We recall that the main quantity from which we derive our considerations about structure is isonymy, as defined by Crow & Mange (1965), following Darwin (1875) who observed that the frequency of isonymous marriages (between persons of the same surname) exceeded the value expected under panmixia, Σipi2, where pi is the frequency of the i-th surname in an isolate or group. Crow & Mange noted that the proportion of marriages isonymous by descent among all marriages with inbreeding coefficient F would be I = 4F if all sex combinations of intermediate ancestors of the spouses were equiprobable. This was applied to the estimation of FST in populations, so that FST= (1/4)Σipi2 will estimate the drift that has occurred up to the present, and from which a set of parameters defining structure can be derived. The method proposed by Crow & Mange was often used after 1965, but we do not attempt here to propose a list of references which would overload this short paper. We suggest for key references the work of Barrai et al. (2001) on isonymy in the USA.
Aim of the Present Work
Belgium, the country in the present study, is a legally bilingual state where Flemish (58%) and French (31%) are prevalent, with a sizeable German speaking minority (10%) (CIA Internet Site, 2002). The language structure is correlated with the geographical structure, Flemish being spoken in the North of the country, French mostly in the Centre/South, and German mainly in the East (Encyclopaedia Britannica, 1962; see also the site http://www.euro-support.be/langbel/langbel.htm). The genetic structure of Belgium was studied by Dodinval (1970) who showed, using a large blood group database, that kinship decreases exponentially over distance in the country, and then isolation by distance is a trait of the Belgian population structure. The evolution of local consanguinity from 1918 to 1959 was described by Twiesselmann et al. (1962) using Catholic marriage dispensations.
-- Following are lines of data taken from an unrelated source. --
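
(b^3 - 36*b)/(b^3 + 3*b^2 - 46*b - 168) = b*(b - 6)/(b^2 - 3*b - 28)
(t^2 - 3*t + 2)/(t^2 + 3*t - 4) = (t - 2)/(t + 4)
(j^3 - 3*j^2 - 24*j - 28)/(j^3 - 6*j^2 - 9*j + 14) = (j + 2)/(j - 1)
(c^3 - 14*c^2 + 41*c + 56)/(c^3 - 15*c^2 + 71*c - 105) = (c^2 - 7*c - 8)/(c^2 - 8*c + 15)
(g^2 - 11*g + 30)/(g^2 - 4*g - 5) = (g - 6)/(g + 1)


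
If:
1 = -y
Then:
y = -1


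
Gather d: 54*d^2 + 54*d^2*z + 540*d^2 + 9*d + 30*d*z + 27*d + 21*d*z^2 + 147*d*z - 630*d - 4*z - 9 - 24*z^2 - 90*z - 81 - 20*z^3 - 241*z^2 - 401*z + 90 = d^2*(54*z + 594) + d*(21*z^2 + 177*z - 594) - 20*z^3 - 265*z^2 - 495*z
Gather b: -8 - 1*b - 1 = -b - 9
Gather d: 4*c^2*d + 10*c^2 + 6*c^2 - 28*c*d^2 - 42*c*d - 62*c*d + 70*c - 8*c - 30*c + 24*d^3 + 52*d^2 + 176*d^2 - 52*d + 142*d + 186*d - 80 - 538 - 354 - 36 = 16*c^2 + 32*c + 24*d^3 + d^2*(228 - 28*c) + d*(4*c^2 - 104*c + 276) - 1008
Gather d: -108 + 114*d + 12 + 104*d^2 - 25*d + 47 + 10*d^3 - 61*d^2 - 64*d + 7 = 10*d^3 + 43*d^2 + 25*d - 42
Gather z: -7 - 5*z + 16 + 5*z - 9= 0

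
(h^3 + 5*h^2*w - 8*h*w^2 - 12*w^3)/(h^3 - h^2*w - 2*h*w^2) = (h + 6*w)/h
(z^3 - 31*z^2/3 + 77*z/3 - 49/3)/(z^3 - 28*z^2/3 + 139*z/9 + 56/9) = 3*(3*z^2 - 10*z + 7)/(9*z^2 - 21*z - 8)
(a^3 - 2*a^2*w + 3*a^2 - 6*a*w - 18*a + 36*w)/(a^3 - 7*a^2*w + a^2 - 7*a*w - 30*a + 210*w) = (-a^2 + 2*a*w + 3*a - 6*w)/(-a^2 + 7*a*w + 5*a - 35*w)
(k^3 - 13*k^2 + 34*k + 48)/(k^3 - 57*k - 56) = (k - 6)/(k + 7)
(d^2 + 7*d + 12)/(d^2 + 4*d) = (d + 3)/d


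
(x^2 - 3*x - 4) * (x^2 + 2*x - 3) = x^4 - x^3 - 13*x^2 + x + 12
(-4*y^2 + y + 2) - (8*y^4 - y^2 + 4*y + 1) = -8*y^4 - 3*y^2 - 3*y + 1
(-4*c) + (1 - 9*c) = 1 - 13*c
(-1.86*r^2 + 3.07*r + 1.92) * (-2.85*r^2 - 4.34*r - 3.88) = 5.301*r^4 - 0.677099999999999*r^3 - 11.579*r^2 - 20.2444*r - 7.4496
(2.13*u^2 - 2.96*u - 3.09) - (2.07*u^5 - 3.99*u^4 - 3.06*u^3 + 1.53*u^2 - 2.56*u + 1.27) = -2.07*u^5 + 3.99*u^4 + 3.06*u^3 + 0.6*u^2 - 0.4*u - 4.36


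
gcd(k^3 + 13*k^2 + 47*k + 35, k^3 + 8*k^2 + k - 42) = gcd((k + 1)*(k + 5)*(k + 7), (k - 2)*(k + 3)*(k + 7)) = k + 7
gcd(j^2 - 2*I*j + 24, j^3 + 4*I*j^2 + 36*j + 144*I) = j^2 - 2*I*j + 24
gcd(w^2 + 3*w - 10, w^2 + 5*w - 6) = 1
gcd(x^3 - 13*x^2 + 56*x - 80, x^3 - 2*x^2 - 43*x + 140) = x^2 - 9*x + 20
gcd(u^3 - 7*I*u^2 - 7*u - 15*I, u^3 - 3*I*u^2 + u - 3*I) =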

We now want to test whether isolation by distance is perceptible in Belgium also through the use of the surname structures, and whether the linguistic structure of Belgium is reflected by the surname distributions. To this end, we describe the surname distribution by linguistic area, and test whether the geographic location and the linguistic properties of the population result in isolation by distance. In so doing, we further hope that our results, if any, will help to discriminate between the isolating power of languages and that of physical barriers, since in Belgium these are almost non-existent except, of course, for sheer distance. Finally, we attempt to establish a quantitative equivalence between the isolating power of languages and that of geographic distance.